Opinión

La poca fe que nos queda

Los colombianos sobrevivimos a pesar de nuestra degradación institucional. Excusarán mi blasfemia el Consejo Nacional Electoral, el Concejo de Bogotá, el Ministerio de Ambiente, el IDU, la CAR, la Contraloría, la Registraduría, el Jardín Botánico, la Cámara de la Infraestructura, la Secretaría de Hacienda, la Presidencia de la República y los demás organismos incompetentes del orden distrital o nacional involucrados.

Fastidia decirlo, pero últimamente la institucionalidad colombiana nos ha expuesto sus peores desvergüenzas. Ayer temprano sorprendió una tala masiva que en el más literal y triste de los sentidos “segó la vida” de decenas de árboles pertenecientes a diecisiete diferentes especies, de tamaño y edad muy respetables, sembrados en el parque El Virrey.

De acuerdo con la Asociación de Residentes del Chicó (ARCHI), la comunidad estaba enterada desde febrero del corte programado de 155 árboles y había manifestado su descontento. Al final, la Secretaría de Ambiente aprobó sólo setentaiséis de todos los árboles contemplados. Según el Jardín Botánico, responsable de la operación, dicha tarea está enmarcada dentro de un plan de reforestación preventiva, dado el peligro de caída que por su edad tales árboles representan para los transeúntes. La gente de ARCHI ha sido enfática al desestimar los supuestos riesgos y oponerse a la tala.

Una semana atrás, afirman vecinos, tuvo lugar un encuentro entre estos y delegados distritales, quienes se comprometieron a proceder el martes –es decir hoy– ya cuando estuvieran aclarados los términos de la compensación al parque. Pero no ayer, y menos sin aviso. Dicen voceros del Jardín que pronto serán sembrados veintiocho árboles más jóvenes de dos especies –contra las diecisiete originales– como reposición. Yo vi a algunos opositores vía Twitter y compartí su padecimiento. Aferrados a unos troncos gigantes y en apariencia saludables y longevos. Suplicando ante la mirada fría de los trabajadores del Jardín apagar las sierras. Anhelando que alguien comprendiera su dolor ante el triste espectáculo del paisaje deforestado.
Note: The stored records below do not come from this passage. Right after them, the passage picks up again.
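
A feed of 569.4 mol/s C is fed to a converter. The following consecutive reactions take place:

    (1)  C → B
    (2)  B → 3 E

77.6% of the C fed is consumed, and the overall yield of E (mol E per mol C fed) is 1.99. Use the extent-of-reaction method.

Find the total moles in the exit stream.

Conversion of C: C consumed = 1ξ₁ = 0.776 × 569.4 → ξ₁ = 441.9 mol/s.
Yield of E: 3ξ₂ / 569.4 = 1.99 → ξ₂ = 377.7 mol/s.
Outlet amounts (n = n₀ + Σ ν·ξ):
  C: 569.4 − 1(441.9) = 127.5
  B: 0 + 1(441.9) − 1(377.7) = 64.15
  E: 0 + 3(377.7) = 1133
Total out = 127.5 + 64.15 + 1133 = 1325 mol/s.

1320 mol/s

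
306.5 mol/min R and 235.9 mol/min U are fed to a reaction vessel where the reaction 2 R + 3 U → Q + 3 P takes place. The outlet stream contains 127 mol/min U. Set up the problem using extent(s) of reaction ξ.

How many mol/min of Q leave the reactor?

36.3 mol/min

For U: n = n₀ − 3ξ → 127 = 235.9 − 3ξ, giving ξ = 36.3 mol/min.
Outlet amounts (n = n₀ + ν ξ):
  R: 306.5 − 2(36.3) = 233.9
  U: 235.9 − 3(36.3) = 127
  Q: 0 + 1(36.3) = 36.3
  P: 0 + 3(36.3) = 108.9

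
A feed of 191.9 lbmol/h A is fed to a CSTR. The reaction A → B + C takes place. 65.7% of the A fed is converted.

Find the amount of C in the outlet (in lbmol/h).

A reacted = 0.657 × 191.9 = 126.1 lbmol/h; ν_A = −1, so ξ = 126.1/1 = 126.1 lbmol/h.
Outlet amounts (n = n₀ + ν ξ):
  A: 191.9 − 1(126.1) = 65.82
  B: 0 + 1(126.1) = 126.1
  C: 0 + 1(126.1) = 126.1

126 lbmol/h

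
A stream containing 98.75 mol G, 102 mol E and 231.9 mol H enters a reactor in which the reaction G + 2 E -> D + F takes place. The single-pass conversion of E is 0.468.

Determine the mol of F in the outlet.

E reacted = 0.468 × 102 = 47.74 mol; ν_E = −2, so ξ = 47.74/2 = 23.87 mol.
Outlet amounts (n = n₀ + ν ξ):
  G: 98.75 − 1(23.87) = 74.88
  E: 102 − 2(23.87) = 54.26
  D: 0 + 1(23.87) = 23.87
  F: 0 + 1(23.87) = 23.87
  H: 231.9 (inert)

23.9 mol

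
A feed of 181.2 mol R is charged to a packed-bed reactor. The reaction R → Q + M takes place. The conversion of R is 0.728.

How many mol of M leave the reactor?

R reacted = 0.728 × 181.2 = 131.9 mol; ν_R = −1, so ξ = 131.9/1 = 131.9 mol.
Outlet amounts (n = n₀ + ν ξ):
  R: 181.2 − 1(131.9) = 49.29
  Q: 0 + 1(131.9) = 131.9
  M: 0 + 1(131.9) = 131.9

132 mol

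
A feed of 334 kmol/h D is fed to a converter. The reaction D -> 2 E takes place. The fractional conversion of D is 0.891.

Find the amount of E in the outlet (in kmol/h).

595 kmol/h

D reacted = 0.891 × 334 = 297.6 kmol/h; ν_D = −1, so ξ = 297.6/1 = 297.6 kmol/h.
Outlet amounts (n = n₀ + ν ξ):
  D: 334 − 1(297.6) = 36.41
  E: 0 + 2(297.6) = 595.2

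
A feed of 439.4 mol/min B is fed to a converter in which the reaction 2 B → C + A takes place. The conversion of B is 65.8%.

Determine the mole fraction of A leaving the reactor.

0.329

B reacted = 0.658 × 439.4 = 289.1 mol/min; ν_B = −2, so ξ = 289.1/2 = 144.6 mol/min.
Outlet amounts (n = n₀ + ν ξ):
  B: 439.4 − 2(144.6) = 150.3
  C: 0 + 1(144.6) = 144.6
  A: 0 + 1(144.6) = 144.6
Total out = 439.4 mol/min; y_A = 144.6 / 439.4 = 0.329.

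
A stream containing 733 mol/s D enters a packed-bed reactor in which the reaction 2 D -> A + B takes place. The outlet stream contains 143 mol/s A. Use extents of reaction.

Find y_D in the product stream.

For A: n = n₀ + 1ξ → 143 = 0 + 1ξ, giving ξ = 143 mol/s.
Outlet amounts (n = n₀ + ν ξ):
  D: 733 − 2(143) = 447
  A: 0 + 1(143) = 143
  B: 0 + 1(143) = 143
Total out = 733 mol/s; y_D = 447 / 733 = 0.6098.

0.61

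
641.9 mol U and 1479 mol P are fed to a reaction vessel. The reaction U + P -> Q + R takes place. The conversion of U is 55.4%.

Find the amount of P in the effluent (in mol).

U reacted = 0.554 × 641.9 = 355.6 mol; ν_U = −1, so ξ = 355.6/1 = 355.6 mol.
Outlet amounts (n = n₀ + ν ξ):
  U: 641.9 − 1(355.6) = 286.3
  P: 1479 − 1(355.6) = 1123
  Q: 0 + 1(355.6) = 355.6
  R: 0 + 1(355.6) = 355.6

1120 mol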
Uno quisiera obrar con imparcialidad. Abstenerse del odioso vicio de la desconfianza. Razonar y entender que los del Jardín Botánico deben ser científicos calificados y nosotros unos apasionados malinformados. Pero dados los antecedentes, las suspicacias caben. ¿Cómo creerle, después de todo, al gobierno de Enrique Peñalosa, aquel que ha declarado expresamente sus antipatías en cuanto a la sobreabundancia de árboles, dado que estos tornan los espacios “oscuros y fríos”, “espantan a la gente” e impiden “jugar al fútbol”? ¿Cómo olvidar que él mismo, incluso, es vecino del hoy mutilado predio?

Aún más grave: ¿cómo confiar en el criterio de un aparato institucional enemistado con los trenes, empeñado en negar las implicaciones irreversibles de ‘malurbanizar’ una reserva, de fabricar un metro elevado y de juguete, de rebajar una vía patrimonial a troncal, de desconocer un proceso de revocatoria y de mentir frente a flagelos como la contaminación, el impacto medioambiental y las enfermedades resultantes del diésel? ¿Cómo ofrecer la poca fe que nos queda a un proyecto de ciudad obstinado en abrirse espacio a espaldas de la voluntad popular y regido por alguien dispuesto a justificar ‘imprecisiones’ en títulos académicos o caprichos personales con estudios urbanísticos inexistentes?

Y lo peor… ¿cómo conceder un ápice de nuestra diezmada capacidad de creer a una institucionalidad que ante semejantes despropósitos se sonríe, calla y aprueba? Hasta el próximo árbol. Perdón: ¡hasta el próximo martes!